# Martin



## Tooltech (Jun 19, 2011)

Martin uses the same materials as many of the other popular brands. Their manufacturing processes are very similar as well. I think it comes down to whether or not you like their designs.


----------



## BMXRider2011 (Oct 21, 2011)

Myself and my dad have always liked Martin bows. I tend to keep mine longer than him though.


----------



## kylecurtis04 (Nov 30, 2010)

Martin is a great bow. You really get the best bang for your buck and you will have a lot more money to put towards accessories. But no bow company makes a bad bow. I feel that they all make a wonderful bow. I'd have my eye on that new 2012 bengal. Great looking bow there and its priced at $450 I believe. I feel that you don't see many Martin's in the classifieds but you always see mathews, hoyt, and bowtech along with PSE. Who knows the real reason behind it. Might be because more people buy those bows so they are going to flood the market because more people own them. To each their own tho.


----------



## Irish Sitka (Jul 2, 2009)

I have a '09 Cheetah and it is a great bow.


----------



## Deer Eliminator (Jan 21, 2010)

Martin is all I have ever owned! I like the simplicity of them.


Hutch


----------



## archerdad (Oct 17, 2002)

i have had ZERO problems with my martin shadowcat or my alien nemesis, alien x and alien z, my wife has had no problems with hers either. well except for busting nocks...lol


----------



## Spikealot (May 27, 2009)

I think if you go order a new Pantera.
You will be hooked for life.


----------



## Tooltech (Jun 19, 2011)

I would like to add another comment about Martin Archery. You will not find better folks to deal with...First Rate!
If you ever get to visit Martin Archery in Walla Walla, WA ask for a tour of the " Warehouse ". They have many of the various designs Martin Archery has created on display from years past. You will quickly see that Martin engineers have been there and done that.


----------



## archerdad (Oct 17, 2002)

Tooltech said:


> I would like to add another comment about Martin Archery. You will not find better folks to deal with...First Rate!
> If you ever get to visit Martin Archery in Walla Walla, WA ask for a tour of the " Warehouse ". They have many of the various designs Martin Archery has created on display from years past. You will quickly see that Martin engineers have been there and done that.


that would be interesting


----------



## glass house (Nov 8, 2011)

Thank You 
Maybe I can make a deal for the Pantera listed in the adds all set up. I was thinking Onza 3 but like the single cam bows better. I have had several Hoyt and a mathews that I could not get to paper well so I figure it's time to try something different and I'm looking forward to it


----------



## Yheti (Nov 12, 2011)

I started on a basic Black Bear (Fred Bear, not Martin).... then went to a Martin Lynx Magnum, had a Martin Warthog Magnum and now I'm on a Martin Tracer LT. Guess I'm a Martin guy now! Loved that old Bear, passed it to my nephew when he was old enough to pull it back.

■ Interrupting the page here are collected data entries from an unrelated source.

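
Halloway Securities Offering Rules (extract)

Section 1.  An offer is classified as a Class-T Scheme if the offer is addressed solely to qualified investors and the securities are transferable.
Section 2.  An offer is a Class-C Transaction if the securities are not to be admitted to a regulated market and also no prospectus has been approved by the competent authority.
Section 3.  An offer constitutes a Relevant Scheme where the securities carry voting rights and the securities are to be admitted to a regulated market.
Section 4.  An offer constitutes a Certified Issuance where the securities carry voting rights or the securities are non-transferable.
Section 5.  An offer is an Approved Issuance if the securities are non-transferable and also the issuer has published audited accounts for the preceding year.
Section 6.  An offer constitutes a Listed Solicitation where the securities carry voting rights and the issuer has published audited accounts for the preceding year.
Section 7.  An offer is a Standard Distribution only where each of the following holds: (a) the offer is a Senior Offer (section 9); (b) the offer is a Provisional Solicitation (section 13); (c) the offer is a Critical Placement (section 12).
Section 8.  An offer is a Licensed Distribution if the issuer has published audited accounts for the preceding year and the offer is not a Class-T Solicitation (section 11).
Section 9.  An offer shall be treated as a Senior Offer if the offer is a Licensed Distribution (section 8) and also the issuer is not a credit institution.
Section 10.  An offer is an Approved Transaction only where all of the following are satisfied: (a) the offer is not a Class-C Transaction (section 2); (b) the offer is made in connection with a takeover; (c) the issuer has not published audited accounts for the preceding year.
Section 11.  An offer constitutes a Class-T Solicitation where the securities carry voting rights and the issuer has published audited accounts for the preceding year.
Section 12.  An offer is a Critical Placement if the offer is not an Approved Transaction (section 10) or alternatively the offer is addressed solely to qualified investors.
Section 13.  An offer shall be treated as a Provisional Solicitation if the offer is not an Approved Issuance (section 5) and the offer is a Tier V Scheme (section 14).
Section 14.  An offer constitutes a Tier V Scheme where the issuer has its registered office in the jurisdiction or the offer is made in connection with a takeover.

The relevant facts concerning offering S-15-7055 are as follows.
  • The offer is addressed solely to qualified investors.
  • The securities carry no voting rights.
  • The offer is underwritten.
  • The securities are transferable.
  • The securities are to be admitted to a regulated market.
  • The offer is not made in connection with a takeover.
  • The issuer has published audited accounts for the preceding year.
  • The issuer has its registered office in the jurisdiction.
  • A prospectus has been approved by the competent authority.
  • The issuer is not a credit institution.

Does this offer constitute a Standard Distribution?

Yes

Under section 11: the securities carry voting rights? no; and the issuer has published audited accounts for the preceding year? yes. So the offer is not a Class-T Solicitation.
Under section 8: the issuer has published audited accounts for the preceding year? yes; and not a Class-T Solicitation (section 11)? yes. So the offer is a Licensed Distribution.
Under section 9: Licensed Distribution (section 8)? yes; and the issuer is not a credit institution? yes. So the offer is a Senior Offer.
Under section 5: the securities are non-transferable? no; and the issuer has published audited accounts for the preceding year? yes. So the offer is not an Approved Issuance.
Under section 14: the issuer has its registered office in the jurisdiction? yes; or the offer is made in connection with a takeover? no. So the offer is a Tier V Scheme.
Under section 13: not an Approved Issuance (section 5)? yes; and Tier V Scheme (section 14)? yes. So the offer is a Provisional Solicitation.
Under section 2: the securities are not to be admitted to a regulated market? no; and no prospectus has been approved by the competent authority? no. So the offer is not a Class-C Transaction.
Under section 10: not a Class-C Transaction (section 2)? yes; and the offer is made in connection with a takeover? no; and the issuer has not published audited accounts for the preceding year? no. So the offer is not an Approved Transaction.
Under section 12: not an Approved Transaction (section 10)? yes; or the offer is addressed solely to qualified investors? yes. So the offer is a Critical Placement.
Under section 7: Senior Offer (section 9)? yes; and Provisional Solicitation (section 13)? yes; and Critical Placement (section 12)? yes. So the offer is a Standard Distribution.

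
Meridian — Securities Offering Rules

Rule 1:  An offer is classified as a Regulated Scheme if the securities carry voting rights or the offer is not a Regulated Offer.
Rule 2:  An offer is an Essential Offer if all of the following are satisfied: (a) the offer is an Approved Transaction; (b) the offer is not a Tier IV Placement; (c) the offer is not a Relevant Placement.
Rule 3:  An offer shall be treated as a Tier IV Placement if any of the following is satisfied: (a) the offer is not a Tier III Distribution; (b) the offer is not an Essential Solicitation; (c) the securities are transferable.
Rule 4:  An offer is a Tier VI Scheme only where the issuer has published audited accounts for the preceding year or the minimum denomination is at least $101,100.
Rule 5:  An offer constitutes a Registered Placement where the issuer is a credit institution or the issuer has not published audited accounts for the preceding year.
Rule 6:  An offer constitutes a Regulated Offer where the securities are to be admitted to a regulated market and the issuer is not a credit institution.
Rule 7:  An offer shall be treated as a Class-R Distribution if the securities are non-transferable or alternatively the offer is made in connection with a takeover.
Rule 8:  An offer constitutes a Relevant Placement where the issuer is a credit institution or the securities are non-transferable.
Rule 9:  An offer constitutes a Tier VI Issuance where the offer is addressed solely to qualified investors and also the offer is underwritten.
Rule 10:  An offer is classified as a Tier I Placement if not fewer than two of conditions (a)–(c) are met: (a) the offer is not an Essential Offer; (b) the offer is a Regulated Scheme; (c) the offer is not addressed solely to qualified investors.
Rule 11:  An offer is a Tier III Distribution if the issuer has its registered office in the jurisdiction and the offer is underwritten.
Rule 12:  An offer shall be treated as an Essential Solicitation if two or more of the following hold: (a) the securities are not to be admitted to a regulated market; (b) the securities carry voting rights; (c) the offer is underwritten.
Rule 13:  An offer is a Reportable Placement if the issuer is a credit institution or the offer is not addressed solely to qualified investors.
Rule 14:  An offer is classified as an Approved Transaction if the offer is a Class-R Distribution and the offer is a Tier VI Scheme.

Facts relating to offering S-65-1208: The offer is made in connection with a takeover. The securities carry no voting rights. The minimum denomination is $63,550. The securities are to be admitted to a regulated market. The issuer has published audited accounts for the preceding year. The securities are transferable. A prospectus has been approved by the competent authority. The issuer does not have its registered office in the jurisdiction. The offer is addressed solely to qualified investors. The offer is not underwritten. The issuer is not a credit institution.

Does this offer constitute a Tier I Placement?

rule 7 — Class-R Distribution: [the securities are non-transferable? no] OR [the offer is made in connection with a takeover? yes] → satisfied.
rule 4 — Tier VI Scheme: [the issuer has published audited accounts for the preceding year? yes] OR [minimum denomination: $63,550 ≥ $101,100? no] → satisfied.
rule 14 — Approved Transaction: [Class-R Distribution (rule 7)? yes] AND [Tier VI Scheme (rule 4)? yes] → satisfied.
rule 11 — Tier III Distribution: [the issuer has its registered office in the jurisdiction? no] AND [the offer is underwritten? no] → not satisfied.
rule 12 — Essential Solicitation: the securities are not to be admitted to a regulated market? no; the securities carry voting rights? no; the offer is underwritten? no — 0 of 3 hold (need ≥2) → not satisfied.
rule 3 — Tier IV Placement: [not a Tier III Distribution (rule 11)? yes] OR [not an Essential Solicitation (rule 12)? yes] OR [the securities are transferable? yes] → satisfied.
rule 8 — Relevant Placement: [the issuer is a credit institution? no] OR [the securities are non-transferable? no] → not satisfied.
rule 2 — Essential Offer: [Approved Transaction (rule 14)? yes] AND [not a Tier IV Placement (rule 3)? no] AND [not a Relevant Placement (rule 8)? yes] → not satisfied.
rule 6 — Regulated Offer: [the securities are to be admitted to a regulated market? yes] AND [the issuer is not a credit institution? yes] → satisfied.
rule 1 — Regulated Scheme: [the securities carry voting rights? no] OR [not a Regulated Offer (rule 6)? no] → not satisfied.
rule 10 — Tier I Placement: not an Essential Offer (rule 2)? yes; Regulated Scheme (rule 1)? no; the offer is not addressed solely to qualified investors? no — 1 of 3 hold (need ≥2) → not satisfied.

No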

I still have the old Martin Lynx Mag, but the limbs need replacing (long story lol don't ask, I may cry again). At one point I called Martin and found that they could send me new replacment limbs.... hmmmm maybe I should rebuild her! Yep I kept the riser and all the cables lol. I'm a Martin Hoarder lol


----------



## hunter177 (Jul 15, 2011)

I use to have a 2007 Martin Bengal. Great bow for the price. It's not a Hoyt or Mathews but it's more than adequate.


----------



## gsgayman (Nov 16, 2011)

Just ordered a Martin myself, Onza3. I grew up about 30 minutes from Walla Walla thus there were always Martin guys around. Now in the Midwest they're a little harder to come by I've noticed. I've owned everything from PSE x2, XI, Alpine x2, Hoyt, and current a Clearwater. I vaguely remember Martin that I didn't like Martin back when I was shooting PSE but don't remember why, maybe "just because!" Can't wait for my Onza to be built so I can finish it off. Martin didn't have any in stock in the pattern I wanted so they had to build one, should have it in two weeks.


----------



## RxBowhunter (Feb 16, 2005)

I was given my first Martin Firecat in 1987 and currently shoot an '11 Firecat 400. It's a great bow! My wife shoots an '11 Onza 3 and really likes it too. 
In that 33 years I've shot mostly Martin or Rytera bows with about a 3 year period when I tried others. (Mathews (many!), Ross (3), and Elite). I keep coming back to Martin.
Great performance at a great price. Top notch customer service if you need it too. :thumb:


----------



## ftshooter (Jul 26, 2003)

People, who have been around archery awhile...Know Martin has always been a leader in the bow designs..in fact many have been copied ,,if you look back at history you can see this..but, they did not run all the ads and pay a million shooters to shoot their bows ...like others have ....thats all ...They make some great bows ..


----------